By 1994 a remarkable malaise had enveloped the nation and there were ghost campaigns that generated little (read no) interest and of course voter turnout was pathetically low. 36% of registered voters bothered to get ink on their finger. There was a dearth of new voter enrollment. There were also Reagan Democrats who still hadn't gotten tossed on their ear.
The first time that most people became aware that a Republican Revolution had occurred was when they read it in the papers in November of that year.
Yes, so 36% of eligible voters voted. Generally the elections were all relatively close (52% for the Republican 48% for the other guy). That means 19-20% of registered voters barely made their voices heard and it became the Republican Revolution.
It wouldn't be long before Newt overplayed this mythical mandate and we had our nation's preferred stalemate with no health care reform but also no prayer in school.
We plodded along in apathy for another 6 years with no way out, and having no idea how much worse it could get.
All those years of carelessness in our voting choices had one cancer that had yet to rear its head: An activist and political conservative supreme court. In 2000 we got punched in the back of the head as that court appointed George W. Bush to the presidency. Nobody was in love with wooden Al Gore, but looking back, There are a lot of us who think we ought to have had more of a bite-the-bullet motivated fortitude about imperfect candidates, Especially any Ralph Nader supporters with ink on their fingers.
But anyway, the point is: the Republican Revolution is about as real as Santa Claus. The ramifications of the hype are remarkable. Newt Gingrich should be a laughing stock, but he still gets credence as some sort of political genius despite a record that shows unprecedented political incompetence. Joe Scarborough should be a clerk in a basement somewhere but instead he mouths off with some air of credibility as a veteran of a better and more American time. The political capital that weaves its way from this Republican Revolution as some sort of last hurrah of a Golden Age of Reagan is dangerous. It must be destroyed at the knees before it proceeds as a campaign cry for Republicans.
"The nation is having doubts about Obama and the radical policies he wants to pursue." Random Republican Pundit
"We're sobering up from our turn to the left" Random Republican Pundit
What this means as we forge into health care legislation battles and a 2010 election is essentially this:
Do not waver. Most Republican victories come not from a new zeal and support for Republican ideas, but from a Vacuum of progressive energy.

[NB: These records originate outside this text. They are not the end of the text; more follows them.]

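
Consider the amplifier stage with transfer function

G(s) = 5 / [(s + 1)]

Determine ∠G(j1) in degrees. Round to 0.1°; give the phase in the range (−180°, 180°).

At ω = 1 rad/s:
pole (1 + j1·1) = 1 + j1 → |·| ≈ 1.4142, ∠ ≈ 45.00°
∠G = (0°) − (45.00°) = -45.00°

-45.0°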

True health care reform and at least a draw in 2010 is ours to lose.
From a show I loath on so many levels comes the only talk of how Congress ought to fight the health care battle.
Strategically this would be the most opportune time to march. Marches have a sometimes dubious political value, so marching for health care reform in some general way as I've heard proposed by some, in an attempt to get us progressives flexing our muscle, is not wowing many right now.
In contrast, I think a commitment to be in attendance at the second vote for cloture (i.e. the day after the Senate showed it's true colors) along with a media frenzy of theatrical leg-thrilling for Chris Matthews, "loon" calling by Bill O'Reilly and some well articulated explanations of this Democracy Denied by Rachel Maddow and Keith Olbermann would be too much for a few isolated and ignominious Senators to rationalize.
They would inevitably have to explain why they won't let them vote.
Any poll proves that the majority are expecting some major health care fixin'.
After they've tweaked it for the last time it will have an impatient endorsement from a massive majority in the House of Representatives and a 51-56 vote commitment in the Senate and a left hand in a white house.
All that would be needed is what any simple democracy expects: a time and place to..... vote.
Why won't you let them vote, Senator Conrad?